All patients commenced RRT within the first 48 h of hospital admission (four patients day 0, five patients day 1, two patients day 2) and completed 4 h of dialysis for study sessions. No patients required inotropic or ventilatory support, and the median Sequential Organ Failure Assessment (SOFA) score on day of study was 6(IQR2).

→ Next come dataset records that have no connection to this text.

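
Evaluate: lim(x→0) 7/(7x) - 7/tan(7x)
This is an ∞-∞ indeterminate form.

Combine fractions or rationalize to convert ∞-∞ to 0/0 form:
  lim(x→0) 7/(7x) - 7/tan(7x) = 0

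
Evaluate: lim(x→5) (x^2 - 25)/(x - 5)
This is a standard limit.

Factor or rationalize the expression:
  lim(x→5) (x^2 - 25)/(x - 5) = 10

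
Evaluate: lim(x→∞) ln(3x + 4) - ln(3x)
This is an ∞-∞ indeterminate form.

Combine fractions or rationalize to convert ∞-∞ to 0/0 form:
  lim(x→∞) ln(3x + 4) - ln(3x) = 0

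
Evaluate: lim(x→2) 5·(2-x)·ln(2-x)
This is a 0·∞ indeterminate form.

Rewrite 0·∞ as a quotient (0/0 or ∞/∞ form), then apply L'Hôpital's rule:
  lim(x→2) 5·(2-x)·ln(2-x) = 0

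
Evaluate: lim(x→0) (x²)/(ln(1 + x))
This is a 0/0 indeterminate form.

Apply L'Hôpital's rule: differentiate numerator and denominator separately.
  f(x) = x^2   ⇒   f'(x) = 2·x
  g(x) = ln(x + 1)   ⇒   g'(x) = 1/(x + 1)
  lim(x→0) f'(x)/g'(x) = lim(x→0) (2·x)/(1/(x + 1))
  = 0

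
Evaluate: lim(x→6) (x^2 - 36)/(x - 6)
This is a standard limit.

Factor or rationalize the expression:
  lim(x→6) (x^2 - 36)/(x - 6) = 12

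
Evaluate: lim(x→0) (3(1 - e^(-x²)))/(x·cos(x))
This is a 0/0 indeterminate form.

Apply L'Hôpital's rule: differentiate numerator and denominator separately.
  f(x) = 3 - 3·e^(-x^2)   ⇒   f'(x) = 6·x·e^(-x^2)
  g(x) = x·cos(x)   ⇒   g'(x) = -x·sin(x) + cos(x)
  lim(x→0) f'(x)/g'(x) = lim(x→0) (6·x·e^(-x^2))/(-x·sin(x) + cos(x))
  = 0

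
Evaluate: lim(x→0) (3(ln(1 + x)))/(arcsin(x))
This is a 0/0 indeterminate form.

Apply L'Hôpital's rule: differentiate numerator and denominator separately.
  f(x) = 3·ln(x + 1)   ⇒   f'(x) = 3/(x + 1)
  g(x) = asin(x)   ⇒   g'(x) = 1/sqrt(1 - x^2)
  lim(x→0) f'(x)/g'(x) = lim(x→0) (3/(x + 1))/(1/sqrt(1 - x^2))
  = 3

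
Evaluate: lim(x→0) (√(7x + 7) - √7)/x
This is a standard limit.

Factor or rationalize the expression:
  lim(x→0) (√(7x + 7) - √7)/x = sqrt(7)/2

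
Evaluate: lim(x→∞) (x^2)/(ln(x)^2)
This is an ∞/∞ indeterminate form.

Apply L'Hôpital's rule: differentiate numerator and denominator separately.
  f(x) = x^2   ⇒   f'(x) = 2·x
  g(x) = ln(x)^2   ⇒   g'(x) = 2·ln(x)/x
  lim(x→∞) f'(x)/g'(x) = lim(x→∞) (2·x)/(2·ln(x)/x)
  = ∞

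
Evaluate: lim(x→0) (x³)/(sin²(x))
This is a 0/0 indeterminate form.

Apply L'Hôpital's rule: differentiate numerator and denominator separately.
  f(x) = x^3   ⇒   f'(x) = 3·x^2
  g(x) = sin(x)^2   ⇒   g'(x) = 2·sin(x)·cos(x)
  lim(x→0) f'(x)/g'(x) = lim(x→0) (3·x^2)/(2·sin(x)·cos(x))
  = 0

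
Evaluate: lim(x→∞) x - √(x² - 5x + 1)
This is an ∞-∞ indeterminate form.

Combine fractions or rationalize to convert ∞-∞ to 0/0 form:
  lim(x→∞) x - √(x² - 5x + 1) = 5/2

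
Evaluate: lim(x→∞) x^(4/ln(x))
This is an exponential indeterminate form.

For exponential indeterminate forms, take the natural log:
  Let L = lim(x→∞) x^(4/ln(x))
  Then ln(L) = lim(x→∞) [exponent × ln(base)]
  Evaluate using L'Hôpital or standard limits, then exponentiate.
  L = e^(4)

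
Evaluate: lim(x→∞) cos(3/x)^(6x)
This is an exponential indeterminate form.

For exponential indeterminate forms, take the natural log:
  Let L = lim(x→∞) cos(3/x)^(6x)
  Then ln(L) = lim(x→∞) [exponent × ln(base)]
  Evaluate using L'Hôpital or standard limits, then exponentiate.
  L = 1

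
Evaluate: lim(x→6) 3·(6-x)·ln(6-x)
This is a 0·∞ indeterminate form.

Rewrite 0·∞ as a quotient (0/0 or ∞/∞ form), then apply L'Hôpital's rule:
  lim(x→6) 3·(6-x)·ln(6-x) = 0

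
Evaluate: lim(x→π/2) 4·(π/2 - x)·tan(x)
This is a 0·∞ indeterminate form.

Rewrite 0·∞ as a quotient (0/0 or ∞/∞ form), then apply L'Hôpital's rule:
  lim(x→π/2) 4·(π/2 - x)·tan(x) = 4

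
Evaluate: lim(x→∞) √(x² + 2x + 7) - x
This is an ∞-∞ indeterminate form.

Combine fractions or rationalize to convert ∞-∞ to 0/0 form:
  lim(x→∞) √(x² + 2x + 7) - x = 1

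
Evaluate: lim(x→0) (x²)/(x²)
This is a 0/0 indeterminate form.

Apply L'Hôpital's rule: differentiate numerator and denominator separately.
  f(x) = x^2   ⇒   f'(x) = 2·x
  g(x) = x^2   ⇒   g'(x) = 2·x
  lim(x→0) f'(x)/g'(x) = lim(x→0) (2·x)/(2·x)
  = 1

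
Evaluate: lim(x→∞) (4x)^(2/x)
This is an exponential indeterminate form.

For exponential indeterminate forms, take the natural log:
  Let L = lim(x→∞) (4x)^(2/x)
  Then ln(L) = lim(x→∞) [exponent × ln(base)]
  Evaluate using L'Hôpital or standard limits, then exponentiate.
  L = 1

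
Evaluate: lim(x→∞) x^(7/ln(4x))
This is an exponential indeterminate form.

For exponential indeterminate forms, take the natural log:
  Let L = lim(x→∞) x^(7/ln(4x))
  Then ln(L) = lim(x→∞) [exponent × ln(base)]
  Evaluate using L'Hôpital or standard limits, then exponentiate.
  L = e^(7)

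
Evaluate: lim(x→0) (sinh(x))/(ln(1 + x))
This is a 0/0 indeterminate form.

Apply L'Hôpital's rule: differentiate numerator and denominator separately.
  f(x) = sinh(x)   ⇒   f'(x) = cosh(x)
  g(x) = ln(x + 1)   ⇒   g'(x) = 1/(x + 1)
  lim(x→0) f'(x)/g'(x) = lim(x→0) (cosh(x))/(1/(x + 1))
  = 1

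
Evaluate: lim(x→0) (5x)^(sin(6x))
This is an exponential indeterminate form.

For exponential indeterminate forms, take the natural log:
  Let L = lim(x→0) (5x)^(sin(6x))
  Then ln(L) = lim(x→0) [exponent × ln(base)]
  Evaluate using L'Hôpital or standard limits, then exponentiate.
  L = 1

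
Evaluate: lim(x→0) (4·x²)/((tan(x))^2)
This is a 0/0 indeterminate form.

Apply L'Hôpital's rule: differentiate numerator and denominator separately.
  f(x) = 4·x^2   ⇒   f'(x) = 8·x
  g(x) = tan(x)^2   ⇒   g'(x) = (2·tan(x)^2 + 2)·tan(x)
  lim(x→0) f'(x)/g'(x) = lim(x→0) (8·x)/((2·tan(x)^2 + 2)·tan(x))
  = 4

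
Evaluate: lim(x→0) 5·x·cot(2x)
This is a 0·∞ indeterminate form.

Rewrite 0·∞ as a quotient (0/0 or ∞/∞ form), then apply L'Hôpital's rule:
  lim(x→0) 5·x·cot(2x) = 5/2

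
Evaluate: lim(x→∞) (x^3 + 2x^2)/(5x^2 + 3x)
This is an ∞/∞ indeterminate form.

Apply L'Hôpital's rule: differentiate numerator and denominator separately.
  f(x) = x^3 + 2·x^2   ⇒   f'(x) = 3·x^2 + 4·x
  g(x) = 5·x^2 + 3·x   ⇒   g'(x) = 10·x + 3
  lim(x→∞) f'(x)/g'(x) = lim(x→∞) (3·x^2 + 4·x)/(10·x + 3)
  = ∞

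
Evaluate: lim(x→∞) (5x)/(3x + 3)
This is an ∞/∞ indeterminate form.

Apply L'Hôpital's rule: differentiate numerator and denominator separately.
  f(x) = 5·x   ⇒   f'(x) = 5
  g(x) = 3·x + 3   ⇒   g'(x) = 3
  lim(x→∞) f'(x)/g'(x) = lim(x→∞) (5)/(3)
  = 5/3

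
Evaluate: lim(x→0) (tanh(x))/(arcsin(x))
This is a 0/0 indeterminate form.

Apply L'Hôpital's rule: differentiate numerator and denominator separately.
  f(x) = tanh(x)   ⇒   f'(x) = 1 - tanh(x)^2
  g(x) = asin(x)   ⇒   g'(x) = 1/sqrt(1 - x^2)
  lim(x→0) f'(x)/g'(x) = lim(x→0) (1 - tanh(x)^2)/(1/sqrt(1 - x^2))
  = 1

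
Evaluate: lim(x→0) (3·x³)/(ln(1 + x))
This is a 0/0 indeterminate form.

Apply L'Hôpital's rule: differentiate numerator and denominator separately.
  f(x) = 3·x^3   ⇒   f'(x) = 9·x^2
  g(x) = ln(x + 1)   ⇒   g'(x) = 1/(x + 1)
  lim(x→0) f'(x)/g'(x) = lim(x→0) (9·x^2)/(1/(x + 1))
  = 0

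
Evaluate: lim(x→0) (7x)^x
This is an exponential indeterminate form.

For exponential indeterminate forms, take the natural log:
  Let L = lim(x→0) (7x)^x
  Then ln(L) = lim(x→0) [exponent × ln(base)]
  Evaluate using L'Hôpital or standard limits, then exponentiate.
  L = 1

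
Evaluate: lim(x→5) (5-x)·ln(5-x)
This is a 0·∞ indeterminate form.

Rewrite 0·∞ as a quotient (0/0 or ∞/∞ form), then apply L'Hôpital's rule:
  lim(x→5) (5-x)·ln(5-x) = 0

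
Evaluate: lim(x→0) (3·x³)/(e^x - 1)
This is a 0/0 indeterminate form.

Apply L'Hôpital's rule: differentiate numerator and denominator separately.
  f(x) = 3·x^3   ⇒   f'(x) = 9·x^2
  g(x) = e^(x) - 1   ⇒   g'(x) = e^(x)
  lim(x→0) f'(x)/g'(x) = lim(x→0) (9·x^2)/(e^(x))
  = 0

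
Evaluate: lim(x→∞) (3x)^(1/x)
This is an exponential indeterminate form.

For exponential indeterminate forms, take the natural log:
  Let L = lim(x→∞) (3x)^(1/x)
  Then ln(L) = lim(x→∞) [exponent × ln(base)]
  Evaluate using L'Hôpital or standard limits, then exponentiate.
  L = 1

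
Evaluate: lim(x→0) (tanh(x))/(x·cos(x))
This is a 0/0 indeterminate form.

Apply L'Hôpital's rule: differentiate numerator and denominator separately.
  f(x) = tanh(x)   ⇒   f'(x) = 1 - tanh(x)^2
  g(x) = x·cos(x)   ⇒   g'(x) = -x·sin(x) + cos(x)
  lim(x→0) f'(x)/g'(x) = lim(x→0) (1 - tanh(x)^2)/(-x·sin(x) + cos(x))
  = 1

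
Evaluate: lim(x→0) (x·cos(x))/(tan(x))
This is a 0/0 indeterminate form.

Apply L'Hôpital's rule: differentiate numerator and denominator separately.
  f(x) = x·cos(x)   ⇒   f'(x) = -x·sin(x) + cos(x)
  g(x) = tan(x)   ⇒   g'(x) = tan(x)^2 + 1
  lim(x→0) f'(x)/g'(x) = lim(x→0) (-x·sin(x) + cos(x))/(tan(x)^2 + 1)
  = 1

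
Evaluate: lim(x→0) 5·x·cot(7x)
This is a 0·∞ indeterminate form.

Rewrite 0·∞ as a quotient (0/0 or ∞/∞ form), then apply L'Hôpital's rule:
  lim(x→0) 5·x·cot(7x) = 5/7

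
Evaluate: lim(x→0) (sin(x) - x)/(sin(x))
This is a 0/0 indeterminate form.

Apply L'Hôpital's rule: differentiate numerator and denominator separately.
  f(x) = -x + sin(x)   ⇒   f'(x) = cos(x) - 1
  g(x) = sin(x)   ⇒   g'(x) = cos(x)
  lim(x→0) f'(x)/g'(x) = lim(x→0) (cos(x) - 1)/(cos(x))
  = 0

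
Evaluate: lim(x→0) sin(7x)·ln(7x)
This is a 0·∞ indeterminate form.

Rewrite 0·∞ as a quotient (0/0 or ∞/∞ form), then apply L'Hôpital's rule:
  lim(x→0) sin(7x)·ln(7x) = 0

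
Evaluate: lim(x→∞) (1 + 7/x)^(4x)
This is an exponential indeterminate form.

For exponential indeterminate forms, take the natural log:
  Let L = lim(x→∞) (1 + 7/x)^(4x)
  Then ln(L) = lim(x→∞) [exponent × ln(base)]
  Evaluate using L'Hôpital or standard limits, then exponentiate.
  L = e^(28)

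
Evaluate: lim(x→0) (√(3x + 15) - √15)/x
This is a standard limit.

Factor or rationalize the expression:
  lim(x→0) (√(3x + 15) - √15)/x = sqrt(15)/10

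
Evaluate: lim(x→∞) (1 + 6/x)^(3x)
This is an exponential indeterminate form.

For exponential indeterminate forms, take the natural log:
  Let L = lim(x→∞) (1 + 6/x)^(3x)
  Then ln(L) = lim(x→∞) [exponent × ln(base)]
  Evaluate using L'Hôpital or standard limits, then exponentiate.
  L = e^(18)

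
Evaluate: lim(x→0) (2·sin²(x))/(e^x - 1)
This is a 0/0 indeterminate form.

Apply L'Hôpital's rule: differentiate numerator and denominator separately.
  f(x) = 2·sin(x)^2   ⇒   f'(x) = 4·sin(x)·cos(x)
  g(x) = e^(x) - 1   ⇒   g'(x) = e^(x)
  lim(x→0) f'(x)/g'(x) = lim(x→0) (4·sin(x)·cos(x))/(e^(x))
  = 0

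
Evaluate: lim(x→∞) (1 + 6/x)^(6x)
This is an exponential indeterminate form.

For exponential indeterminate forms, take the natural log:
  Let L = lim(x→∞) (1 + 6/x)^(6x)
  Then ln(L) = lim(x→∞) [exponent × ln(base)]
  Evaluate using L'Hôpital or standard limits, then exponentiate.
  L = e^(36)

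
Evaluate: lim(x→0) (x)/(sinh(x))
This is a 0/0 indeterminate form.

Apply L'Hôpital's rule: differentiate numerator and denominator separately.
  f(x) = x   ⇒   f'(x) = 1
  g(x) = sinh(x)   ⇒   g'(x) = cosh(x)
  lim(x→0) f'(x)/g'(x) = lim(x→0) (1)/(cosh(x))
  = 1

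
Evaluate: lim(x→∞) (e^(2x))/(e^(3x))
This is an ∞/∞ indeterminate form.

Apply L'Hôpital's rule: differentiate numerator and denominator separately.
  f(x) = e^(2·x)   ⇒   f'(x) = 2·e^(2·x)
  g(x) = e^(3·x)   ⇒   g'(x) = 3·e^(3·x)
  lim(x→∞) f'(x)/g'(x) = lim(x→∞) (2·e^(2·x))/(3·e^(3·x))
  = 0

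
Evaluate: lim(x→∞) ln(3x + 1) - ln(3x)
This is an ∞-∞ indeterminate form.

Combine fractions or rationalize to convert ∞-∞ to 0/0 form:
  lim(x→∞) ln(3x + 1) - ln(3x) = 0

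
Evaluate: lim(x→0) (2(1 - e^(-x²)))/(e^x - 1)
This is a 0/0 indeterminate form.

Apply L'Hôpital's rule: differentiate numerator and denominator separately.
  f(x) = 2 - 2·e^(-x^2)   ⇒   f'(x) = 4·x·e^(-x^2)
  g(x) = e^(x) - 1   ⇒   g'(x) = e^(x)
  lim(x→0) f'(x)/g'(x) = lim(x→0) (4·x·e^(-x^2))/(e^(x))
  = 0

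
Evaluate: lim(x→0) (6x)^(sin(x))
This is an exponential indeterminate form.

For exponential indeterminate forms, take the natural log:
  Let L = lim(x→0) (6x)^(sin(x))
  Then ln(L) = lim(x→0) [exponent × ln(base)]
  Evaluate using L'Hôpital or standard limits, then exponentiate.
  L = 1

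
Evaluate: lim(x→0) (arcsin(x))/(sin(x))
This is a 0/0 indeterminate form.

Apply L'Hôpital's rule: differentiate numerator and denominator separately.
  f(x) = asin(x)   ⇒   f'(x) = 1/sqrt(1 - x^2)
  g(x) = sin(x)   ⇒   g'(x) = cos(x)
  lim(x→0) f'(x)/g'(x) = lim(x→0) (1/sqrt(1 - x^2))/(cos(x))
  = 1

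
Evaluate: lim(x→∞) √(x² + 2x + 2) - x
This is an ∞-∞ indeterminate form.

Combine fractions or rationalize to convert ∞-∞ to 0/0 form:
  lim(x→∞) √(x² + 2x + 2) - x = 1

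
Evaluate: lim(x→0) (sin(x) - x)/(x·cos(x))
This is a 0/0 indeterminate form.

Apply L'Hôpital's rule: differentiate numerator and denominator separately.
  f(x) = -x + sin(x)   ⇒   f'(x) = cos(x) - 1
  g(x) = x·cos(x)   ⇒   g'(x) = -x·sin(x) + cos(x)
  lim(x→0) f'(x)/g'(x) = lim(x→0) (cos(x) - 1)/(-x·sin(x) + cos(x))
  = 0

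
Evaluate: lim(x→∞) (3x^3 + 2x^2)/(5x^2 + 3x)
This is an ∞/∞ indeterminate form.

Apply L'Hôpital's rule: differentiate numerator and denominator separately.
  f(x) = 3·x^3 + 2·x^2   ⇒   f'(x) = 9·x^2 + 4·x
  g(x) = 5·x^2 + 3·x   ⇒   g'(x) = 10·x + 3
  lim(x→∞) f'(x)/g'(x) = lim(x→∞) (9·x^2 + 4·x)/(10·x + 3)
  = ∞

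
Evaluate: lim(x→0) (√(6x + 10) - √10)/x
This is a standard limit.

Factor or rationalize the expression:
  lim(x→0) (√(6x + 10) - √10)/x = 3·sqrt(10)/10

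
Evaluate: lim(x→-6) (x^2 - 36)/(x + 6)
This is a standard limit.

Factor or rationalize the expression:
  lim(x→-6) (x^2 - 36)/(x + 6) = -12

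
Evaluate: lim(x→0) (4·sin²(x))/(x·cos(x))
This is a 0/0 indeterminate form.

Apply L'Hôpital's rule: differentiate numerator and denominator separately.
  f(x) = 4·sin(x)^2   ⇒   f'(x) = 8·sin(x)·cos(x)
  g(x) = x·cos(x)   ⇒   g'(x) = -x·sin(x) + cos(x)
  lim(x→0) f'(x)/g'(x) = lim(x→0) (8·sin(x)·cos(x))/(-x·sin(x) + cos(x))
  = 0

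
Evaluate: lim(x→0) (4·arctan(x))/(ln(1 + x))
This is a 0/0 indeterminate form.

Apply L'Hôpital's rule: differentiate numerator and denominator separately.
  f(x) = 4·atan(x)   ⇒   f'(x) = 4/(x^2 + 1)
  g(x) = ln(x + 1)   ⇒   g'(x) = 1/(x + 1)
  lim(x→0) f'(x)/g'(x) = lim(x→0) (4/(x^2 + 1))/(1/(x + 1))
  = 4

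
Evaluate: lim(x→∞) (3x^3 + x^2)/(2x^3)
This is an ∞/∞ indeterminate form.

Apply L'Hôpital's rule: differentiate numerator and denominator separately.
  f(x) = 3·x^3 + x^2   ⇒   f'(x) = 9·x^2 + 2·x
  g(x) = 2·x^3   ⇒   g'(x) = 6·x^2
  lim(x→∞) f'(x)/g'(x) = lim(x→∞) (9·x^2 + 2·x)/(6·x^2)
  = 3/2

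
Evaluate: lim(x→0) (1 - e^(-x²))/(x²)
This is a 0/0 indeterminate form.

Apply L'Hôpital's rule: differentiate numerator and denominator separately.
  f(x) = 1 - e^(-x^2)   ⇒   f'(x) = 2·x·e^(-x^2)
  g(x) = x^2   ⇒   g'(x) = 2·x
  lim(x→0) f'(x)/g'(x) = lim(x→0) (2·x·e^(-x^2))/(2·x)
  = 1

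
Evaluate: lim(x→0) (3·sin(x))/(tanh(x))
This is a 0/0 indeterminate form.

Apply L'Hôpital's rule: differentiate numerator and denominator separately.
  f(x) = 3·sin(x)   ⇒   f'(x) = 3·cos(x)
  g(x) = tanh(x)   ⇒   g'(x) = 1 - tanh(x)^2
  lim(x→0) f'(x)/g'(x) = lim(x→0) (3·cos(x))/(1 - tanh(x)^2)
  = 3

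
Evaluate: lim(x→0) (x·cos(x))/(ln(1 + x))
This is a 0/0 indeterminate form.

Apply L'Hôpital's rule: differentiate numerator and denominator separately.
  f(x) = x·cos(x)   ⇒   f'(x) = -x·sin(x) + cos(x)
  g(x) = ln(x + 1)   ⇒   g'(x) = 1/(x + 1)
  lim(x→0) f'(x)/g'(x) = lim(x→0) (-x·sin(x) + cos(x))/(1/(x + 1))
  = 1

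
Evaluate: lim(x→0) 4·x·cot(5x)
This is a 0·∞ indeterminate form.

Rewrite 0·∞ as a quotient (0/0 or ∞/∞ form), then apply L'Hôpital's rule:
  lim(x→0) 4·x·cot(5x) = 4/5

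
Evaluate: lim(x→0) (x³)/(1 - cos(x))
This is a 0/0 indeterminate form.

Apply L'Hôpital's rule: differentiate numerator and denominator separately.
  f(x) = x^3   ⇒   f'(x) = 3·x^2
  g(x) = 1 - cos(x)   ⇒   g'(x) = sin(x)
  lim(x→0) f'(x)/g'(x) = lim(x→0) (3·x^2)/(sin(x))
  = 0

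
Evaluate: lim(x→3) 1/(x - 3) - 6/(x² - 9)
This is an ∞-∞ indeterminate form.

Combine fractions or rationalize to convert ∞-∞ to 0/0 form:
  lim(x→3) 1/(x - 3) - 6/(x² - 9) = 1/6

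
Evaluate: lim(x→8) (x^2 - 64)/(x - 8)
This is a standard limit.

Factor or rationalize the expression:
  lim(x→8) (x^2 - 64)/(x - 8) = 16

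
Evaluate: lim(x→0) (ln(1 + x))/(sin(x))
This is a 0/0 indeterminate form.

Apply L'Hôpital's rule: differentiate numerator and denominator separately.
  f(x) = ln(x + 1)   ⇒   f'(x) = 1/(x + 1)
  g(x) = sin(x)   ⇒   g'(x) = cos(x)
  lim(x→0) f'(x)/g'(x) = lim(x→0) (1/(x + 1))/(cos(x))
  = 1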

All patients developed two or more new RWMAs during dialysis with a median number of affected LV segments of 5(IQR 4–6). These changes persisted after dialysis (median number of RWMA 4, IQR 3–6). Global LV contractility also declined, with GLS falling from a normal pre-dialysis level of −17.8 ± 3.7% to an abnormal level during dialysis (−15.3 ± 2.3%, p = 0.03) and remaining low in the post-dialysis period (−14.8 ± 2.8%, p = 0.002). These data are summarised in Fig. 1. High-sensitivity troponin-T values were significantly higher 6 h after dialysis; 56 µg/l (IQR 394 µg/l) versus 39 µg/l(IQR 216 µg/l), p = 0.003. These changes occurred on a backdrop of modest ultrafiltration (mean UF rate 5 ± 3 ml/h/kg, mean UF volume 1.4 ± 1L) and without significant change in mean blood pressure, although the lack of change in mean blood pressure values masked individual variation. The mean fall in SBP during dialysis (pre-dialysis to nadir) was 13.8 ± 8 mmHg and seven patients had an episode of intradialytic hypotension. Full blood pressure and haemodynamic data are included as supplementary material.

Fig. 1
figure 1

a The number of unaffected left ventricular segments during dialysis, demonstrating the onset of regional LV dysfunction. All patients experienced new RWMAs during dialysis using the pre-defined definition of ≥20% reduction in segmental longitudinal strain, hence we performed a sensitivity analysis in which new RWMAs were defined at a ≥50% reduction and ≥75% reduction in segmental strain. At 50% threshold, results were broadly similar with 9 out of the 11 patients demonstrating two or more new RWMAs. A 75% threshold appeared too stringent. b Global longitudinal strain (a measure of global LV contractility) before, during and after dialysis. Significant deterioration in GLS was seen both during and 30 min after dialysis

In summary, these results show that IHD for AKI can result in acute deterioration in regional and global LV contractility. We suggest that the segmental nature of LV dysfunction coupled with an acute rise in cardiac injury biomarkers are suggestive of subclinical myocardial ischaemia, similar to that directly visualised (using positron emission tomography and arterial spin-labelling MRI) during chronic haemodialysis. This process may be relevant to the poor patient outcomes that are observed in AKI patients requiring RRT or indeed the intolerance that some observe with intermittent therapies; however, further studies (currently planned) are needed to determine whether this process impacts on longer-term cardiac function and ultimately patient outcomes. These is also an important question as to whether the process of RRT-induced cardiac dysfunction occurs to the same extent during continuous and intermittent therapies; this may further inform the ongoing debate around RRT modality choice for critically ill patients with AKI.